Top 10 Souvenirs from the Ghibli Museum

| Ghibli , Souvenirs

If you’re a Ghibli fan, the Ghibli Museum in Tokyo’s Mitaka is probably high on your bucket list of places to visit. One thing you’ll definitely want to do if you go there is to check out the gift items sold at the museum shop Mamma Aiuto. But, as there are so many fantastic souvenirs, it's difficult to pick just one—so we listed our Top 10!

10. Ghibli Chopsticks (¥2,592/US$23.00)

This item, with its authentic Japanese style, makes for a nice souvenir for foreign visitors. The chopsticks are finished in Japanese lacquer, which adds to their appeal, and come with accessories including a small Totoro charm and a cloth carrying pouch.

9. Pop-up Postcard (large: ¥432/US$3.85; small: ¥324/US$3.88)

At first glance, these cards look like regular post cards, but they’re actually highly artistic creations that you can build and turn into three-dimensional dioramas. Their intricate designs are based on the exterior and interior of the Ghibli Museum. What a great card to send to a Ghibli fan!

Here’s another card depicting the interior of the museum.

There’s also a card recreating the famous “Totoro ticket counter” that guests see upon arriving at the museum.

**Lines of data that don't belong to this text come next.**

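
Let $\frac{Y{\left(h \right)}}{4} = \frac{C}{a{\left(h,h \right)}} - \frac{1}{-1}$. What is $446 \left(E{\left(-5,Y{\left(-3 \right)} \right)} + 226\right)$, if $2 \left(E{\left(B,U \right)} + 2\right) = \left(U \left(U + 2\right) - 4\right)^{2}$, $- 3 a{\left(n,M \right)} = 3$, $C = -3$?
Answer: $18086192$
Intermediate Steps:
$a{\left(n,M \right)} = -1$ ($a{\left(n,M \right)} = \left(- \frac{1}{3}\right) 3 = -1$)
$Y{\left(h \right)} = 16$ ($Y{\left(h \right)} = 4 \left(- \frac{3}{-1} - \frac{1}{-1}\right) = 4 \left(\left(-3\right) \left(-1\right) - -1\right) = 4 \left(3 + 1\right) = 4 \cdot 4 = 16$)
$E{\left(B,U \right)} = -2 + \frac{\left(-4 + U \left(2 + U\right)\right)^{2}}{2}$ ($E{\left(B,U \right)} = -2 + \frac{\left(U \left(U + 2\right) - 4\right)^{2}}{2} = -2 + \frac{\left(U \left(2 + U\right) - 4\right)^{2}}{2} = -2 + \frac{\left(-4 + U \left(2 + U\right)\right)^{2}}{2}$)
$446 \left(E{\left(-5,Y{\left(-3 \right)} \right)} + 226\right) = 446 \left(\left(-2 + \frac{\left(-4 + 16^{2} + 2 \cdot 16\right)^{2}}{2}\right) + 226\right) = 446 \left(\left(-2 + \frac{\left(-4 + 256 + 32\right)^{2}}{2}\right) + 226\right) = 446 \left(\left(-2 + \frac{284^{2}}{2}\right) + 226\right) = 446 \left(\left(-2 + \frac{1}{2} \cdot 80656\right) + 226\right) = 446 \left(\left(-2 + 40328\right) + 226\right) = 446 \left(40326 + 226\right) = 446 \cdot 40552 = 18086192$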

8. Ghibli Museum Shop Tote Bag (¥1,620/US$14.40)

This tote bag features the Mamma Aiuto, a gang of air pirates that appear in the Ghibli film Porco Rosso and the symbol of the Ghibli Museum. The design is not too fancy and it’s a good size, so you can carry plenty of stuff in it too!

7. Ornamental Stand in Silhouette Design (¥1,620/US$14.40 for the Kiki design)

These lovely stands are made from thin metal sheets cut into the shape of Ghibli characters in silhouette and come highly recommended. They're a pleasure to look at, especially if you place them by an open window with the parts moving gently in the wind.

6. Cushion with Ghibli Museum Emblem (¥2,592/US$23)

This classic looking cushion is decorated with the emblem of the Ghibli Museum and is made using a distinct weaving technique known as chenille (caterpillar in French). Chenille fabric is typically made by first creating a tightly wound yarn core, around which short lengths of fabric, called piles, are then wrapped. This makes the edges of the piles stand upright, which gives the fabric a characteristic “fuzzy” look. The chenille weaving seems to give the cushion a very warm look, and since high quality extra-long staple cotton is used, the fabric also has a lovely, velvety soft texture as well.